Une fois que vous avez fait connaissance avec les réseaux alimentaires de votre sol, il faut mettre en œuvre les techniques qui permettent de jardiner avec ce réseau et non contre lui en le détruisant à par le travail du sol, les engrais chimiques ou les pesticides. Pour cela les auteurs proposent trois outils : le compost, le mulch et les jus de compost.
Le compost, dont ils détaillent les processus de fabrication est vanté pour la quantité de micro-organismes qu’il contient et préconisé justement pour ensemencer le sol en ces organismes.
Le mulch est prescrit non seulement pour limiter l’évaporation et la pousse des herbes ou réguler la température du sol, mais aussi et surtout pout nourrir et abriter la vie du sol. Du coup, le choix de tel ou tel paillis influence le développement de tel ou tel organisme donc permet d’orienter vers des populations à dominante bactériennes ou fongiques suivant le type de culture pratiqué.
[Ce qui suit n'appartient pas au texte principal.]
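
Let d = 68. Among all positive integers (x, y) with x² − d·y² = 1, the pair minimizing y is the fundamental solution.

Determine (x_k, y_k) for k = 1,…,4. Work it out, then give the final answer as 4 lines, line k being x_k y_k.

33 4
2177 264
143649 17420
9478657 1149456

√68 → a₀=8, period (4,16); ℓ=2 even so k=1
i=0: a=8 ⇒ p=8, q=1
i=1: a=4 ⇒ p=33, q=4
(x₁, y₁) = (33, 4);  33² − 68·4² = 1 ✓
k=2:  x_2 = 33·33+68·4·4 = 2177,  y_2 = 33·4+4·33 = 264
k=3:  x_3 = 33·2177+68·4·264 = 143649,  y_3 = 33·264+4·2177 = 17420
k=4:  x_4 = 33·143649+68·4·17420 = 9478657,  y_4 = 33·17420+4·143649 = 1149456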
C’est ainsi que les paillis « vert » (tontes de gazon par exemple) sont plutôt « bactériens » alors que les paillis « brun » (BRF, feuilles mortes…) sont plutôt « fongiques ». L’humidité du paillis entre aussi en ligne compte, puisque plus le paillis est humide plus est « bactérien ».
Les jus de compost sont en quelque sorte des concentrés d’organismes du compost et peuvent être utilisés aussi bien en pulvérisation sur les feuilles qu’en arrosage. L’objectif est ici d’amener les microorganismes bénéfiques le plus rapidement possible là où ils sont utiles. Ces jus sont élaborés à partir de compost ou de lombricompost mis à infuser dans une eau constamment brassés pendant plusieurs jours pour rester en aérobiose. Le jus est ensuite à appliquer dans les 3 jours qui suivent sont élaboration. Le non composteur que je suis a bien noté la petite phrase discrète qui dit que le compost peut être remplacé par des turricules de vers de terre.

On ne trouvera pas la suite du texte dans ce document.